The oil giant is using a simulator which employs powerful Unix processors to model the operations of the plant and improve understanding of how the refinery works.
The ability to model the plant has had a great impact on safety, business development and staff effectiveness, Texaco said.
The reason for using a simulator lies in the economic realities of the industry. A refinery cannot be halted for testing to determine the impact of enventualities on safety and product development. Once it is running it cannot be stopped without a complete shut down of the system.
The Milford Haven refinery processes 28.6 million litres of crude oil a day to produce petrol, flammable gases, diesel and fuel oil.
The refinery is like a big chemistry set where a labyrinthine network of pipes and valves controls the flow of material through processes where it is heated and treated. These are organised by computerised motion-controllers which monitor and regulate flows, temperatures and pressures, making tiny adjustments to maintain steady processes, while control-room operators scan screens for alerts.
If something goes wrong the cost is enormous. In 1994 a huge explosion occurred which led to a five-month shut down and repair costs of more than £49m. The Health & Safety Executive identified poor training, inappropriate emergency procedures and poor assessment of the implications of plant modifications as contributory to the accident.
Even in less catastrophic circumstances refinery downtime costs more than £6,000 per hour.
Because of the unique nature of the refinery and because staff cannot train with a real system for eventualities everyone hopes will never occur, a simulator is the ideal solution.
Process simulation has the potential to save the industry hundreds of millions of pounds a year, according to Simon Bragg, manufacturing IT analyst at ARC Consulting. "I estimate that human error leading to abnormal situations costs the UK process industry £750m a year. Training simulators have a great value in helping operators to understand processes.
"Dealing with abnormal situations can crucify annual profits so the simulation of those situations enables you to prepare your contingency plans to move into operation when the need arises."
Since 1996 Texaco has spent about $5m (£3.2m) on simulation equipment. A mix of Sun Microsystems Ultra and Sparc servers running Solaris process Aspentech software, which models the operations of three of the refinery's processing units according to petrochemistry first principles.
The simulators allow staff to be trained for safety-critical scenarios or events affecting the economical operation of the refinery. Accurate modelling of the plant also enables modifications and design issues to be tested in a virtual environment before they are carried out in the real world.
Staff are put through a programme of simulations which, in addition to teaching the standard response, allow teams to practise how they work together in an emergency, enabling them to develop communication skills which would otherwise remain unused.

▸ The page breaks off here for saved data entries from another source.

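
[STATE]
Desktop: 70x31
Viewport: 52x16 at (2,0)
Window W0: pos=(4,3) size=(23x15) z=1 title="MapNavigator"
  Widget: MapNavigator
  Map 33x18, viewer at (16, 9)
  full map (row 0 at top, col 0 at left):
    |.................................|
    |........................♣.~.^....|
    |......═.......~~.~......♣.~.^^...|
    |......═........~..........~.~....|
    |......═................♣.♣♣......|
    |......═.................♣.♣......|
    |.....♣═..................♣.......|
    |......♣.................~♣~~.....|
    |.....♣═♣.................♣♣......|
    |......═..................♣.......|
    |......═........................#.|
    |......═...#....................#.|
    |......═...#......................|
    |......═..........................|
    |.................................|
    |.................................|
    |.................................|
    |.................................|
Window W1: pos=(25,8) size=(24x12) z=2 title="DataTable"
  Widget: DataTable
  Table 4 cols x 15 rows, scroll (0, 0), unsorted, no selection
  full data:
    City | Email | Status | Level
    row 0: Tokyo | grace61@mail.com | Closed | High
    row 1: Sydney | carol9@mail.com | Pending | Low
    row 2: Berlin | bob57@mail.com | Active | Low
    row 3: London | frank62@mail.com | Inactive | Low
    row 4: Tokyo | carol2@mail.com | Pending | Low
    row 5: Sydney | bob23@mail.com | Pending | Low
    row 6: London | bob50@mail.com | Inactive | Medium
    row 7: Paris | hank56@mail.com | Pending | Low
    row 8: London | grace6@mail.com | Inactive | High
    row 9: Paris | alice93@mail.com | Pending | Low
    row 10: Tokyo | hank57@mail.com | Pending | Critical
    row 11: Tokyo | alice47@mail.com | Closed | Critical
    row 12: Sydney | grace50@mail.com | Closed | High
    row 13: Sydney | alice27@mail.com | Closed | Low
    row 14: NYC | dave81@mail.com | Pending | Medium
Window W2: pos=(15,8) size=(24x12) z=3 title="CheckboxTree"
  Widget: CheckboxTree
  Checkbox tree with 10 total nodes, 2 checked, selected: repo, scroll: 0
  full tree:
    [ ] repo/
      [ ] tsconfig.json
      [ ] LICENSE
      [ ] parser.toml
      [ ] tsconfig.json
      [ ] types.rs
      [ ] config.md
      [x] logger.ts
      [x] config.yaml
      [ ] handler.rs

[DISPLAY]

                                                    
                                                    
                                                    
  ┏━━━━━━━━━━━━━━━━━━━━━┓                           
  ┃ MapNavigator        ┃                           
  ┠─────────────────────┨                           
  ┃═................♣.♣♣┃                           
  ┃═.................♣.♣┃                           
  ┃═.........┏━━━━━━━━━━━━━━━━━━━━━━┓━━━━━━━━━┓     
  ┃♣.........┃ CheckboxTree         ┃         ┃     
  ┃═♣........┠──────────────────────┨─────────┨     
  ┃═.........┃>[-] repo/            ┃         ┃     
  ┃═.........┃   [ ] tsconfig.json  ┃─────────┃     
  ┃═...#.....┃   [ ] LICENSE        ┃1@mail.co┃     
  ┃═...#.....┃   [ ] parser.toml    ┃@mail.com┃     
  ┃═.........┃   [ ] tsconfig.json  ┃mail.com ┃     


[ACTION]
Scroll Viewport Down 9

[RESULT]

  ┃♣.........┃ CheckboxTree         ┃         ┃     
  ┃═♣........┠──────────────────────┨─────────┨     
  ┃═.........┃>[-] repo/            ┃         ┃     
  ┃═.........┃   [ ] tsconfig.json  ┃─────────┃     
  ┃═...#.....┃   [ ] LICENSE        ┃1@mail.co┃     
  ┃═...#.....┃   [ ] parser.toml    ┃@mail.com┃     
  ┃═.........┃   [ ] tsconfig.json  ┃mail.com ┃     
  ┃..........┃   [ ] types.rs       ┃2@mail.co┃     
  ┗━━━━━━━━━━┃   [ ] config.md      ┃@mail.com┃     
             ┃   [x] logger.ts      ┃mail.com ┃     
             ┗━━━━━━━━━━━━━━━━━━━━━━┛━━━━━━━━━┛     
                                                    
                                                    
                                                    
                                                    
                                                    


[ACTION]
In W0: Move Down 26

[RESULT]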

Marc Spindlove, operations engineer at the refinery, said, "We can standardise reactions of operators and teams of operators to situations - we can practise real-world situations before they happen. With the simulator we can get refreshers for skills that are not used day-to-day because the computers are in control of things. By modelling diverse situations we can fill the gap between computer control and operator skills.
"It is a proving-ground for new procedures and when teams are trained it enables the development of soft skills and team skills such as trust, communication and leadership in simulated scenarios," he said.

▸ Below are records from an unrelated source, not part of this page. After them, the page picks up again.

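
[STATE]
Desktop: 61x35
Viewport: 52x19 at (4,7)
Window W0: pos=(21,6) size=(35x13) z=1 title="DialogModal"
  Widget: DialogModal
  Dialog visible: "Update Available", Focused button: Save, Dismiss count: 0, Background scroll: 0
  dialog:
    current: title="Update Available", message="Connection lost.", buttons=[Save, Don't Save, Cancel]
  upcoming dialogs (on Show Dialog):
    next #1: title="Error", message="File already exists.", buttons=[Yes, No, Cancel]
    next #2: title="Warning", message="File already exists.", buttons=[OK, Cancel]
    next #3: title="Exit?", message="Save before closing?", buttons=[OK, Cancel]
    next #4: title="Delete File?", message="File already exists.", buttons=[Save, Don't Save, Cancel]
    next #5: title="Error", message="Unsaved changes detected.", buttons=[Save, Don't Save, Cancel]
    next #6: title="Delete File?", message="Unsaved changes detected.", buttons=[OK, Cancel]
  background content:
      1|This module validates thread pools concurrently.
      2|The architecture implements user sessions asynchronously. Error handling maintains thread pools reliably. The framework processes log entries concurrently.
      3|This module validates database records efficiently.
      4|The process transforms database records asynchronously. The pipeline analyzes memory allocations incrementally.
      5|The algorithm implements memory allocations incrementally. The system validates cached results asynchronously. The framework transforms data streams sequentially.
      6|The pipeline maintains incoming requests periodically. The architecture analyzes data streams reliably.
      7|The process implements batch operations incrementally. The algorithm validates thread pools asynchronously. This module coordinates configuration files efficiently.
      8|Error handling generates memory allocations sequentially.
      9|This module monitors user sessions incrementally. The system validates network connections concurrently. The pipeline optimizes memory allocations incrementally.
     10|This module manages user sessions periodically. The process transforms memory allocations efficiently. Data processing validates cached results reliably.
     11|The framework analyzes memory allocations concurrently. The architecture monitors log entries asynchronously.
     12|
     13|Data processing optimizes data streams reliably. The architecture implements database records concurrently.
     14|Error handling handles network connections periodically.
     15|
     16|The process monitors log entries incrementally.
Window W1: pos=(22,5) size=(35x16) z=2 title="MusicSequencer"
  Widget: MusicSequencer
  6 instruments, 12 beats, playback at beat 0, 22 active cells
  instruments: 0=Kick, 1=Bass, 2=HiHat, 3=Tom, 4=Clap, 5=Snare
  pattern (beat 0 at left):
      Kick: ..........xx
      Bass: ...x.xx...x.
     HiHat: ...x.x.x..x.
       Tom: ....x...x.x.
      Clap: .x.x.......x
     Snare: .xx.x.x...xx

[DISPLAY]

                 ┃┠─────────────────────────────────
                 ┠┃      ▼12345678901               
                 ┃┃  Kick··········██               
                 ┃┃  Bass···█·██···█·               
                 ┃┃ HiHat···█·█·█··█·               
                 ┃┃   Tom····█···█·█·               
                 ┃┃  Clap·█·█·······█               
                 ┃┃ Snare·██·█·█···██               
                 ┃┃                                 
                 ┃┃                                 
                 ┃┃                                 
                 ┗┃                                 
                  ┃                                 
                  ┗━━━━━━━━━━━━━━━━━━━━━━━━━━━━━━━━━
                                                    
                                                    
                                                    
                                                    
                                                    


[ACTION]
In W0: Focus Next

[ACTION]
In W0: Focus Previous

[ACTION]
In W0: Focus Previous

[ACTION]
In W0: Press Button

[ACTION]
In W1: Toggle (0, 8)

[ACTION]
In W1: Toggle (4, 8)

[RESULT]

                 ┃┠─────────────────────────────────
                 ┠┃      ▼12345678901               
                 ┃┃  Kick········█·██               
                 ┃┃  Bass···█·██···█·               
                 ┃┃ HiHat···█·█·█··█·               
                 ┃┃   Tom····█···█·█·               
                 ┃┃  Clap·█·█····█··█               
                 ┃┃ Snare·██·█·█···██               
                 ┃┃                                 
                 ┃┃                                 
                 ┃┃                                 
                 ┗┃                                 
                  ┃                                 
                  ┗━━━━━━━━━━━━━━━━━━━━━━━━━━━━━━━━━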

The simulator has also been used to develop new products. Because the market is such a difficult one in which to create a competitive difference, companies are always looking for ways to get to niche markets ahead of competitors.

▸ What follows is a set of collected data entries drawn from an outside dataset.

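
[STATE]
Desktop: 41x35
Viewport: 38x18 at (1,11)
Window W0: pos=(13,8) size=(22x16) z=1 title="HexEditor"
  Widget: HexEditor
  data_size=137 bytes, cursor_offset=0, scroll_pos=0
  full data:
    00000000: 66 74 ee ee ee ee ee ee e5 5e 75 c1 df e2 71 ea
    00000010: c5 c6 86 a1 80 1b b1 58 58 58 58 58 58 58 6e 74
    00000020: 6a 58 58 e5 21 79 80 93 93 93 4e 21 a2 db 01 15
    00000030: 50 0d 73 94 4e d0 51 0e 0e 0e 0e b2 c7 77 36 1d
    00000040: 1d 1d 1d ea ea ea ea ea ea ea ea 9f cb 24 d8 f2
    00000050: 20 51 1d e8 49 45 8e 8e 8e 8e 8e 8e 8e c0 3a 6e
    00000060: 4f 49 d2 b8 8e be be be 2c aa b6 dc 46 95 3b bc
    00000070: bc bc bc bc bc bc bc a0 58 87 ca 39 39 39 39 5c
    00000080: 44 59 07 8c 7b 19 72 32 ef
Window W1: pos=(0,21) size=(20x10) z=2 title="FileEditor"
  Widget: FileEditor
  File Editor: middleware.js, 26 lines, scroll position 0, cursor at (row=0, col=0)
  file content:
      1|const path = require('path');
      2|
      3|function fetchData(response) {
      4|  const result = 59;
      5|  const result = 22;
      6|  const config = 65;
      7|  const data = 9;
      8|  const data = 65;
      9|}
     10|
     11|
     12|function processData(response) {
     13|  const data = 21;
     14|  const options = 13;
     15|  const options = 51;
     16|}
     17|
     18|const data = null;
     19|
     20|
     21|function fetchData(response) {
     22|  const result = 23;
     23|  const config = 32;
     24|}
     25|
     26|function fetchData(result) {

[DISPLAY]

            ┃00000000  66 74 ee e┃    
            ┃00000010  c5 c6 86 a┃    
            ┃00000020  6a 58 58 e┃    
            ┃00000030  50 0d 73 9┃    
            ┃00000040  1d 1d 1d e┃    
            ┃00000050  20 51 1d e┃    
            ┃00000060  4f 49 d2 b┃    
            ┃00000070  bc bc bc b┃    
            ┃00000080  44 59 07 8┃    
            ┃                    ┃    
━━━━━━━━━━━━━━━━━━┓              ┃    
 FileEditor       ┃              ┃    
──────────────────┨━━━━━━━━━━━━━━┛    
█onst path = requ▲┃                   
                 █┃                   
function fetchDat░┃                   
  const result = ░┃                   
  const result = ░┃                   


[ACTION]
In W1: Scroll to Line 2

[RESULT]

            ┃00000000  66 74 ee e┃    
            ┃00000010  c5 c6 86 a┃    
            ┃00000020  6a 58 58 e┃    
            ┃00000030  50 0d 73 9┃    
            ┃00000040  1d 1d 1d e┃    
            ┃00000050  20 51 1d e┃    
            ┃00000060  4f 49 d2 b┃    
            ┃00000070  bc bc bc b┃    
            ┃00000080  44 59 07 8┃    
            ┃                    ┃    
━━━━━━━━━━━━━━━━━━┓              ┃    
 FileEditor       ┃              ┃    
──────────────────┨━━━━━━━━━━━━━━┛    
                 ▲┃                   
function fetchDat█┃                   
  const result = ░┃                   
  const result = ░┃                   
  const config = ░┃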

Texaco is trying to beat the opposition in the production of environmentally friendly, ultra-low-sulphur fuel and it needed to set up a special plant at Milford Haven. The simulation software was crucial to designing what was only the third such unit in the world.
But it is in preparing for abnormal situations that the use of simulators has the widest possible use for manufacturing industry. Process industries can benefit, as can discrete manufacturers where the layout of production lines and robotic machinery can be modelled.